A artrose é uma das condições ortopédicas mais comuns e, ao mesmo tempo, uma das mais mal compreendidas.
Muita gente escuta “desgaste” e já imagina uma sentença: dor para sempre, limitação inevitável e uma vida “encurtada” pelos movimentos. Só que, na prática, não é assim que precisa ser.
Quando a artrose é bem avaliada e tratada com estratégia, é possível controlar sintomas, recuperar função e manter qualidade de vida, inclusive em idades mais avançadas.
Na Clínica Forti, no Ipiranga, a abordagem parte de um princípio simples: não se trata apenas de “olhar o raio-x”, e sim de entender a rotina, as dores e o objetivo de cada pessoa para montar um plano realista.
O que acontece na artrose?
A artrose (também chamada de osteoartrite) é um processo de desgaste progressivo da articulação. Para entender, vale imaginar a cartilagem como um “amortecedor” e uma superfície lisa que ajuda o osso a deslizar sem atrito.
Com o tempo, e com alguns fatores que aceleram esse processo, essa cartilagem pode perder qualidade, ficar mais fina e menos eficiente.
Quando o amortecimento diminui, a articulação passa a trabalhar com mais atrito. O corpo reage: pode haver inflamação local, rigidez, dor, alteração do líquido articular e até formação de “bicos de osso” (osteófitos) em alguns casos.
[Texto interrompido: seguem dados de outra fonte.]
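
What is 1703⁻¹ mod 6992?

6487

gcd(6992, 1703) = 1.
By Bézout, 1703·(-505) + 6992·(123) = 1.
So 1703·-505 ≡ 1 (mod 6992), and -505 mod 6992 = 6487.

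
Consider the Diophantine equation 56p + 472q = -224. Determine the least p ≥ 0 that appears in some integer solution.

55

gcd(472, 56) = 8  (472 = 8·56 + 24, 56 = 2·24 + 8, 24 = 3·8).
8 divides -224, so solutions exist.
Back-substituting, 56·(17) + 472·(-2) = 8.
Scale by -224/8 = -28: (p₀, q₀) = (-476, 56).
General solution: p = -476 + 59t, q = 56 - 7t for integer t.
p ≥ 0: smallest is -476 mod 59 = 55 (at t = 9), with q = -7.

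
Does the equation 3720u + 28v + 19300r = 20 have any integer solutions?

gcd(3720, 28) = 4  (3720 = 132×28 + 24, 28 = 1×24 + 4, 24 = 6×4).
gcd(4, 19300) = 4.
4 divides 20, so integer solutions exist.

yes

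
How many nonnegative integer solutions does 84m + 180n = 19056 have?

15

gcd(180, 84) = 12  (180 = 2·84 + 12, 84 = 7·12).
Back-substituting, 84·(-2) + 180·(1) = 12.
Scale by 1588: one solution is (-3176, 1588). Reduce m mod 15: (4, 104).
General: m = 4 + 15t, n = 104 - 7t.
m ≥ 0 ⇒ t ≥ 0; n ≥ 0 ⇒ t ≤ 14. So t ∈ [0, 14]: 15 solutions.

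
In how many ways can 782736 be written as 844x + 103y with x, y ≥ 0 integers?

gcd(844, 103):
  844 = 8·103 + 20
  103 = 5·20 + 3
  20 = 6·3 + 2
  3 = 1·2 + 1
  2 = 2·1
so gcd(844, 103) = 1.
Back-substitute for Bézout coefficients:
  1 = 3 - 1·2
  ... = 844·(-36) + 103·(295)
Scale by 782736: one solution is (-28178496, 230907120). Reduce x mod 103: (38, 7288).
General: x = 38 + 103t, y = 7288 - 844t.
x ≥ 0 ⇒ t ≥ 0; y ≥ 0 ⇒ t ≤ 8. So t ∈ [0, 8]: 9 solutions.

9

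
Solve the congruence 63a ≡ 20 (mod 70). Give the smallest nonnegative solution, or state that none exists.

no solution

gcd(70, 63) = 7.
7 does not divide 20, so the congruence has no solution.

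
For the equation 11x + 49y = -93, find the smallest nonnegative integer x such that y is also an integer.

45

gcd(49, 11):
  49 = 4×11 + 5
  11 = 2×5 + 1
  5 = 5×1
so gcd(49, 11) = 1.
1 divides -93, so solutions exist.
Back-substitute for Bézout coefficients:
  1 = 11 - 2×5
  ... = 11×(9) + 49×(-2)
Scale by -93/1 = -93: (x₀, y₀) = (-837, 186).
General solution: x = -837 + 49t, y = 186 - 11t for integer t.
x ≥ 0: smallest is -837 mod 49 = 45 (at t = 18), with y = -12.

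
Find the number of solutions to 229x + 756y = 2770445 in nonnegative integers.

gcd(756, 229) = 1  (756 = 3·229 + 69, 229 = 3·69 + 22, 69 = 3·22 + 3, 22 = 7·3 + 1, 3 = 3·1).
Back-substituting, 229·(241) + 756·(-73) = 1.
Scale by 2770445: one solution is (667677245, -202242485). Reduce x mod 756: (725, 3445).
General: x = 725 + 756t, y = 3445 - 229t.
x ≥ 0 ⇒ t ≥ 0; y ≥ 0 ⇒ t ≤ 15. So t ∈ [0, 15]: 16 solutions.

16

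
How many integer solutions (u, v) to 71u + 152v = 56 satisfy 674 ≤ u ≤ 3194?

gcd(152, 71) = 1.
By Bézout, 71·(15) + 152·(-7) = 1.
Particular solution: (80, -37).
General solution: u = 80 + 152t, v = -37 - 71t for integer t.
674 ≤ 80 + 152t ≤ 3194 gives t ∈ [4, 20], which is 17 values.

17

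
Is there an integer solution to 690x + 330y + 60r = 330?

gcd(690, 330) = 30  (690 = 2*330 + 30, 330 = 11*30).
gcd(30, 60) = 30.
30 divides 330, so integer solutions exist.

yes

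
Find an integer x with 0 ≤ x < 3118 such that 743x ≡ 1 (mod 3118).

gcd(3118, 743):
  3118 = 4×743 + 146
  743 = 5×146 + 13
  146 = 11×13 + 3
  13 = 4×3 + 1
  3 = 3×1
so gcd(3118, 743) = 1.
Back-substitute for Bézout coefficients:
  1 = 13 - 4×3
  ... = 743×(961) + 3118×(-229)
So 743×961 ≡ 1 (mod 3118), and 961 mod 3118 = 961.

961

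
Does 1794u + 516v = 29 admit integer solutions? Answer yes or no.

gcd(1794, 516):
  1794 = 3·516 + 246
  516 = 2·246 + 24
  246 = 10·24 + 6
  24 = 4·6
so gcd(1794, 516) = 6.
6 does not divide 29 (remainder 5), so no integer solutions.

no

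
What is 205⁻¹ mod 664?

149

gcd(664, 205) = 1  (664 = 3·205 + 49, 205 = 4·49 + 9, 49 = 5·9 + 4, 9 = 2·4 + 1, 4 = 4·1).
Back-substituting, 205·(149) + 664·(-46) = 1.
So 205·149 ≡ 1 (mod 664), and 149 mod 664 = 149.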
O resultado disso aparece na vida real como:
- Dor ao caminhar ou ficar muito tempo em pé
- Rigidez ao acordar ou após ficar sentado
- Dificuldade para subir escadas, agachar ou levantar da cadeira
- Sensação de limitação de movimento
- Inchaço após esforço em fases de crise
- Estalos (nem sempre dolorosos)
Um detalhe importante: a intensidade da dor não depende apenas do grau do desgaste no exame. Existem pessoas com raio-x “ruim” e poucos sintomas, e outras com alterações leves e dor relevante. Por isso, a avaliação clínica é decisiva.
Artrose x Artrite: qual é a diferença?
Essa confusão é comum. A artrose é, principalmente, um desgaste mecânico e degenerativo da articulação, com inflamação que pode acontecer como consequência.
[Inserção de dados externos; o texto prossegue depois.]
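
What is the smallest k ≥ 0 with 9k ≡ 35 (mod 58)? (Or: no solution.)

gcd(58, 9):
  58 = 6·9 + 4
  9 = 2·4 + 1
  4 = 4·1
so gcd(58, 9) = 1.
1 divides 35, so solutions exist.
Back-substitute for Bézout coefficients:
  1 = 9 - 2·4
  ... = 9·(13) + 58·(-2)
So 9·(13) ≡ 1 (mod 58); multiply by 35: k ≡ 455 (mod 58).
Smallest nonnegative: k = 455 mod 58 = 49.

49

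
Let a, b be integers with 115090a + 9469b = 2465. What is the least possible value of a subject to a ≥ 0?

gcd(115090, 9469) = 17.
17 divides 2465, so solutions exist.
By Bézout, 115090×(-136) + 9469×(1653) = 17.
Scale by 2465/17 = 145: (a₀, b₀) = (-19720, 239685).
General solution: a = -19720 + 557t, b = 239685 - 6770t for integer t.
a ≥ 0: smallest is -19720 mod 557 = 332 (at t = 36), with b = -4035.

332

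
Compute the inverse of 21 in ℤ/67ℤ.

16

gcd(67, 21) = 1  (67 = 3·21 + 4, 21 = 5·4 + 1, 4 = 4·1).
Back-substituting, 21·(16) + 67·(-5) = 1.
So 21·16 ≡ 1 (mod 67), and 16 mod 67 = 16.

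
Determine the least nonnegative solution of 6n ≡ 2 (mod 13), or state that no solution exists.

9

gcd(13, 6):
  13 = 2·6 + 1
  6 = 6·1
so gcd(13, 6) = 1.
1 divides 2, so solutions exist.
Back-substitute for Bézout coefficients:
  1 = 13 - 2·6
  ... = 6·(-2) + 13·(1)
So 6·(-2) ≡ 1 (mod 13); multiply by 2: n ≡ -4 (mod 13).
Smallest nonnegative: n = -4 mod 13 = 9.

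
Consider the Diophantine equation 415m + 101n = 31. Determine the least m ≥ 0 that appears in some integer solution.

gcd(415, 101) = 1  (415 = 4×101 + 11, 101 = 9×11 + 2, 11 = 5×2 + 1, 2 = 2×1).
1 divides 31, so solutions exist.
Back-substituting, 415×(46) + 101×(-189) = 1.
Scale by 31/1 = 31: (m₀, n₀) = (1426, -5859).
General solution: m = 1426 + 101t, n = -5859 - 415t for integer t.
m ≥ 0: smallest is 1426 mod 101 = 12 (at t = -14), with n = -49.

12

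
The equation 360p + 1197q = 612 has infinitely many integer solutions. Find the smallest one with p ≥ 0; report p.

15

gcd(1197, 360):
  1197 = 3·360 + 117
  360 = 3·117 + 9
  117 = 13·9
so gcd(1197, 360) = 9.
9 divides 612, so solutions exist.
Back-substitute for Bézout coefficients:
  9 = 360 - 3·117
  ... = 360·(10) + 1197·(-3)
Scale by 612/9 = 68: (p₀, q₀) = (680, -204).
General solution: p = 680 + 133t, q = -204 - 40t for integer t.
p ≥ 0: smallest is 680 mod 133 = 15 (at t = -5), with q = -4.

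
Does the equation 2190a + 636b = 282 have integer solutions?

yes

gcd(2190, 636) = 6  (2190 = 3*636 + 282, 636 = 2*282 + 72, 282 = 3*72 + 66, 72 = 1*66 + 6, 66 = 11*6).
6 divides 282, so integer solutions exist.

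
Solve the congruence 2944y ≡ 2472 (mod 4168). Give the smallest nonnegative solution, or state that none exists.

gcd(4168, 2944) = 8.
8 divides 2472, so solutions exist.
By Bézout, 2944×(-126) + 4168×(89) = 8.
So 2944×(-126) ≡ 8 (mod 4168); multiply by 309: y ≡ -38934 (mod 521).
Smallest nonnegative: y = -38934 mod 521 = 141.

141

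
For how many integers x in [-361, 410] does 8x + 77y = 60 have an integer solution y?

10

gcd(77, 8):
  77 = 9*8 + 5
  8 = 1*5 + 3
  5 = 1*3 + 2
  3 = 1*2 + 1
  2 = 2*1
so gcd(77, 8) = 1.
Back-substitute for Bézout coefficients:
  1 = 3 - 1*2
  ... = 8*(29) + 77*(-3)
Scale by 60: particular solution (1740, -180); reduce x mod 77: (46, -4).
General solution: x = 46 + 77t, y = -4 - 8t for integer t.
-361 ≤ 46 + 77t ≤ 410 gives t ∈ [-5, 4], which is 10 values.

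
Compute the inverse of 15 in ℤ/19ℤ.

14

gcd(19, 15) = 1.
By Bézout, 15*(-5) + 19*(4) = 1.
So 15*-5 ≡ 1 (mod 19), and -5 mod 19 = 14.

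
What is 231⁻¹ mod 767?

gcd(767, 231) = 1.
By Bézout, 231*(342) + 767*(-103) = 1.
So 231*342 ≡ 1 (mod 767), and 342 mod 767 = 342.

342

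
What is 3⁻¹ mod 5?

gcd(5, 3):
  5 = 1·3 + 2
  3 = 1·2 + 1
  2 = 2·1
so gcd(5, 3) = 1.
Back-substitute for Bézout coefficients:
  1 = 3 - 1·2
  ... = 3·(2) + 5·(-1)
So 3·2 ≡ 1 (mod 5), and 2 mod 5 = 2.

2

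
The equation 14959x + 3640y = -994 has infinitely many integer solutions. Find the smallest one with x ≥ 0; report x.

gcd(14959, 3640):
  14959 = 4×3640 + 399
  3640 = 9×399 + 49
  399 = 8×49 + 7
  49 = 7×7
so gcd(14959, 3640) = 7.
7 divides -994, so solutions exist.
Back-substitute for Bézout coefficients:
  7 = 399 - 8×49
  ... = 14959×(73) + 3640×(-300)
Scale by -994/7 = -142: (x₀, y₀) = (-10366, 42600).
General solution: x = -10366 + 520t, y = 42600 - 2137t for integer t.
x ≥ 0: smallest is -10366 mod 520 = 34 (at t = 20), with y = -140.

34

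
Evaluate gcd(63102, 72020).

26

gcd(72020, 63102) = 26  (72020 = 1*63102 + 8918, 63102 = 7*8918 + 676, 8918 = 13*676 + 130, 676 = 5*130 + 26, 130 = 5*26).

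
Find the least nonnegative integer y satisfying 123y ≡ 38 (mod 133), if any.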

Já a artrite costuma estar ligada a um processo inflamatório primário (como doenças reumatológicas), podendo atingir várias articulações e ter características diferentes.
Na dúvida, a melhor conduta é investigar: histórico, padrão de dor, exame físico e, quando necessário, exames complementares para diferenciar os quadros.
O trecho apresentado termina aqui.